None of this is clear in The Queen of Versailles—the film ends with the Westgate light going out in Vegas. Nonetheless, the film is full of snippets that amount to an unsettling remainder: a real estate agent with multiple properties is now a limo-driver in a rental home; the migrant workers raising the Siegel children to eventually save to go home to their own, now fully grown; Jackie’s childhood friend who loses her home to foreclosure despite not owning a credit card; and the 3000+ Westgate employees who lost their jobs. We never know whether or not they stay afloat, and they aren’t as easy as David Siegel to Google.
Through the question mark lingering over these stories, The Queen of Versailles is more complicated than our addiction to “cheap money” and luxury writ large in the stories of the obscenely rich. We are invited to reflect on the countless ways in which we faithfully borrow from the present to bet on a “promising” future return, whether we’re students taking out more loans, $20,000 people working overtime to pay for free time, $40,000 dollar people sacrificing a meaningful present for a spot of luxury, or billion dollar people recklessly going “all in” on new business ventures. The real lending problem seems to be this habit of gambling on a prosperous future, clinging to the American dream of development, in spite of a clearly unfair playing ground.
As David Siegel recites, “We have to learn to live within our means.” We know it, but it’s hard to know precisely what that means or whether it's possible in unprecedented times so thoroughly saturated with debt. Arguably, we have moved past the point where risk is measurable into uncharted, wildly uncertain territory. While some may have predicted the collapse of sup-prime mortgages, few were prepared for the full scope of its effects. Reality is always more complex than models. What kind of growth and development can we reliably bank on or plan for when the past is no longer a “reliable” indicator of what’s to come?

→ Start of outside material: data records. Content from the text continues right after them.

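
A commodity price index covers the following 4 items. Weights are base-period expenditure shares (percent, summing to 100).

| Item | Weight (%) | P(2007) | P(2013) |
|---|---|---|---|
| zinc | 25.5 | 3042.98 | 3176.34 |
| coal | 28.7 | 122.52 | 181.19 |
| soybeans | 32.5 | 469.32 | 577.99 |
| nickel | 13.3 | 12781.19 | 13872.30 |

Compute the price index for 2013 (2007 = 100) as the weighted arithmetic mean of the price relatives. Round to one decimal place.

123.5

zinc: 25.5 × (3176.34/3042.98) = 25.5 × 1.043825 = 26.6175
coal: 28.7 × (181.19/122.52) = 28.7 × 1.478861 = 42.4433
soybeans: 32.5 × (577.99/469.32) = 32.5 × 1.231548 = 40.0253
nickel: 13.3 × (13872.30/12781.19) = 13.3 × 1.085368 = 14.4354
Index = Σ wᵢ·(p₁ᵢ/p₀ᵢ) = 26.6175 + 42.4433 + 40.0253 + 14.4354 = 123.5216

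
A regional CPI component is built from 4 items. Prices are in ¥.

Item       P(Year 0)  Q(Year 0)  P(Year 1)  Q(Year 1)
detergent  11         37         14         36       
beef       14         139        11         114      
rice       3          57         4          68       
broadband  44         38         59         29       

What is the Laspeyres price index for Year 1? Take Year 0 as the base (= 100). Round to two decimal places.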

As Jackie puts it in the film, it’s easy to look stupid when your resources are limited, or, perhaps, when the scope of the problem is overwhelming (here’s a useful and entertaining breakdown of a part of the problem from the U.S. perspective). We can maybe blame Jackie for not working harder to things find out on her own, putting all of her trust in David. We can even scoff at David for putting all of his faith in low interest loans and the success of the Vegas enterprise. But there’s no one to blame but ourselves if we fail to consider The Queen of Versailles as something much more than an entertaining portrait of the “just deserts” of the gambling 1%, or a chance to titter with audience members at Floridians who pronounce the second “s” in Versailles. What we really cannot afford is another failure to understand how we might forge new models for progress in an increasingly unpredictable present.